On rentre vers Vayk dans le soleil couchant. Longue montée vers le col de Vorotan dans l'ombre lente qui vient. Les reliefs prennent une ampleur inconnue. Fascination de la lumière qui s'en va sur ces étendues, tandis que le soleil continue d'illuminer les crêtes.
Et dans la présence de l'ombre, on devine bientôt des silhouettes, vaches, moutons, par centaines qui rentrent des pâtures. Ils font de grands frémissements dans les vallons de la terre, des cavaliers les entourent, les mènent à leurs abris. J'observe ces danses magnifiques, ourlées de ce restant du jour à peine - les hommes, les bêtes et la terre même qui s'en iraient ensemble échapper à la mort. Me revient en mémoire, obsédante, la mélodie du doudouk, lorsqu'au bout de son souffle le joueur trouve encore l'énergie d'un phrasé, d'une arabesque avant le seul silence.
Dans la nuit qui nous reste, nous croisons les camions qui roulent vite vers l'Iran. Les mouvements s'apaisent bientôt. Certains sont arrêtés, à des hôtels de bord de route, comme ces deux imposantes remorques blanches marquées "Tachkent, Ouzbékistan".

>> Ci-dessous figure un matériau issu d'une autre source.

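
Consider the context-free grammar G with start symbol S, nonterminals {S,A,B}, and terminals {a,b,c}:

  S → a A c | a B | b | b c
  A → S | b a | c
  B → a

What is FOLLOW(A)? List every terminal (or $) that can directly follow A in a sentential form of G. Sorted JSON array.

Compute FIRST by fixpoint:
[1]
  A via A→b a: +{b}
  A via A→c: +{c}
  B via B→a: +{a}
  S via S→a A c: +{a}
  S via S→b: +{b}
  S: {a,b}  A: {b,c}  B: {a}
[2]
  A via A→S: +{a}
  S: {a,b}  A: {a,b,c}  B: {a}
[3] — fixpoint
  S: {a,b}  A: {a,b,c}  B: {a}

Compute FOLLOW by fixpoint:
initialize: $ ∈ FOLLOW(S)
iter 1:
  S→a A c: FOLLOW(A) ⊇ FIRST(c) = {c}; new: +{c}
  S→a B: FOLLOW(B) ⊇ FOLLOW(S) ⊇ {$}; new: +{$}
  FOLLOW(S)={$}  FOLLOW(A)={c}  FOLLOW(B)={$}
iter 2:
  A→S: FOLLOW(S) ⊇ FOLLOW(A) ⊇ {c}; new: +{c}
  S→a B: FOLLOW(B) ⊇ FOLLOW(S) ⊇ {$,c}; new: +{c}
  FOLLOW(S)={$,c}  FOLLOW(A)={c}  FOLLOW(B)={$,c}
iter 3: (no change)
  FOLLOW(S)={$,c}  FOLLOW(A)={c}  FOLLOW(B)={$,c}

FOLLOW(A) = ["c"]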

À l'hôtel de Vayk, il est vingt-deux heures. Arsen est heureux de nous revoir, mais deux Japonais ont pris place déjà dans les meilleures chambres. Les pièces où nous allons passer la nuit n'ont qu'un rapport lointain avec elles. Pas d'eau, toilettes engorgées, repas vite avalé. On cherche à s'endormir, dans le fourreau précaire des sacs de couchage.